The Daily Caller, a web site run by Fox News host Tucker Carlson, posted an article that posits a theory about people who have survived gun violence or the families of deceased victims. The authors propose that such people are mentally unfit to express their opinions about the tragedies that they and their loved ones endured. These committed reformers, the authors allege, are suffering from “hoplophobia,” a fake condition that is not recognized by the American Psychiatric Association or any other mental health authority.

The term was coined by the late Jeff Cooper, a former board member of the National Rifle Association (NRA), and is defined by him as “a morbid fear of guns.” TheDC argues that people who have had traumatic experiences involving gun violence cannot construct rational opinions about public firearms policy because they have been damaged psychologically. The article falsely asserts that hoplophobia is “a real, extremely dangerous, widespread, and clinically recognizable complex specific phobia.” No, actually, it is none of those things. It is the creation of a politically motivated lobbyist for weapons manufacturers. Which makes this statement from the article all the more absurd:
“Many doctors are guilty of ‘boundary violations’ when they, with some frequency, inject anti-gun political opinions or content into their clinical work as health-care providers. It is our assertion that this constitutes several serious ethical violations including at least: mixing politics and health care.”
As a representative of the NRA, and not a medical professional, it is undeniable that Cooper’s conflation of politics and medicine is an outright ethical violation that the article itself later condemns as “practicing outside one’s recognized fields of expertise.” As the article progresses interminably through its jargon-laden mush of pseudo-science, it never makes a coherent argument to support its premise that victims are not credible witnesses or activists. Yet it does glorify its own intellectual silliness with the hyperbolic claim that “Hoplophobia is far and away the most dangerous of all phobias.”
It is easy to assert that a phobia you make up yourself is the worst one ever, but it is much harder to support such a claim. In fact, hoplophobia is a cognitive disaster area that makes little sense.

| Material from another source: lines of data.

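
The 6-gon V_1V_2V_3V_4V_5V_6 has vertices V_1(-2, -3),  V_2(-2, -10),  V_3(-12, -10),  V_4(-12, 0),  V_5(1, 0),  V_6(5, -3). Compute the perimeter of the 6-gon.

52

|V_1V_2| = √((0)² + (-7)²) = √49 = 7
|V_2V_3| = √((-10)² + (0)²) = √100 = 10
|V_3V_4| = √((0)² + (10)²) = √100 = 10
|V_4V_5| = √((13)² + (0)²) = √169 = 13
|V_5V_6| = √((4)² + (-3)²) = √25 = 5
|V_6V_1| = √((-7)² + (0)²) = √49 = 7
Perimeter = 7 + 10 + 10 + 13 + 5 + 7 = 52.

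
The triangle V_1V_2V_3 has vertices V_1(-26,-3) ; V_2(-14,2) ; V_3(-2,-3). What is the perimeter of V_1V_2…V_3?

50

|V_1V_2| = √((12)² + (5)²) = √169 = 13
|V_2V_3| = √((12)² + (-5)²) = √169 = 13
|V_3V_1| = √((-24)² + (0)²) = √576 = 24
Perimeter = 13 + 13 + 24 = 50.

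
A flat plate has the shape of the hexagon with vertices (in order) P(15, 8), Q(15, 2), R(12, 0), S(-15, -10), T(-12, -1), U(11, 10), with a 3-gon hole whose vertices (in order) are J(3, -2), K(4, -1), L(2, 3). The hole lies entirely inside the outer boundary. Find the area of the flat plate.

252

Outer boundary:
Apply the shoelace formula: 2A = Σ (x_i·y_{i+1} − x_{i+1}·y_i), indices taken mod 6.
Cross-terms: -90, -24, -120, -105, -109, -62  ⇒  Σ = -510
Area = |Σ|/2 = 255.
Hole:
Σ = (5) + (14) + (-13) = 6
Area = |Σ|/2 = 3.
Net area = 255 − 3 = 252.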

One of the obvious flaws of this crackpot theory is the assertion that gun violence victims have a generalized fear of guns. To the contrary, many are themselves gun owners and continue to endorse the right to keep and bear arms even after their traumatic episodes. There is nothing inconsistent (or insane) in advocating reasonable regulations for obtaining dangerous weapons and supporting legislation to keep such items out of the hands of those who will misuse them.

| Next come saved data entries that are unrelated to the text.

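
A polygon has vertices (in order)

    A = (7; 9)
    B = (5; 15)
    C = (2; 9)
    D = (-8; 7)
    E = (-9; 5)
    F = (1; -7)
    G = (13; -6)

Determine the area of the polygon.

Apply the surveyor's formula: 2A = Σ (x_i·y_{i+1} − x_{i+1}·y_i), indices taken mod 7.
Σ = (60) + (15) + (86) + (23) + (58) + (85) + (159) = 486
Area = |Σ|/2 = 243.

243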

Which brings us to another glaring flaw. The authors attribute opposition to unfettered access to any type of weapon as evidence of hoplophobia. Were that the case it would mean that in excess of 80% of the American people are sufferers, because that’s how many support the expanded regulations currently being debated in congress. Obviously, 80% of the country has not been victimized by gun violence, so TheDC will have to come up with another theory to explain this discrepancy. And luckily, they have one handy:
“The large-scale support such a program sometimes finds, including within the media, implies a mass-hysteria or mass-hypnosis effect.”
See? We’re all hypnotized and/or hysterical. Never mind the fact that many of us own guns and happily concede that right to others in an environment that is responsible and filters out felons and other unstable individuals. And set aside the reasonable perspective that a certain measure of managed fear is appropriate when dealing with instruments that are so potentially injurious. Far too many devastating accidents have occurred when people failed to respect the inherent destructive force that guns possess.

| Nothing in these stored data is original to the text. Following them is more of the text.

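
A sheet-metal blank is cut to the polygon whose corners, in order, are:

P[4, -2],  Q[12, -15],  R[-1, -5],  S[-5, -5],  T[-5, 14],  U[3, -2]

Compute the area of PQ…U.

128

Apply the shoelace (surveyor's) formula: 2A = Σ (x_i·y_{i+1} − x_{i+1}·y_i), indices taken mod 6.
Cross-terms: -36, -75, -20, -95, -32, 2  ⇒  Σ = -256
Area = |Σ|/2 = 128.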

In the end, it seems that the inventors of the phony phobia are themselves the ones who suffer from irrational fears. They consider any approach to public safety that addresses guns is a covert attempt to disarm them, enslave them, and confiscate their guns and other private property. They explicitly state in this article that hoplophobia “can compromise the U.S. Constitution and human freedom itself.” If that isn’t an expression of a hyper-phobic personality, then what is?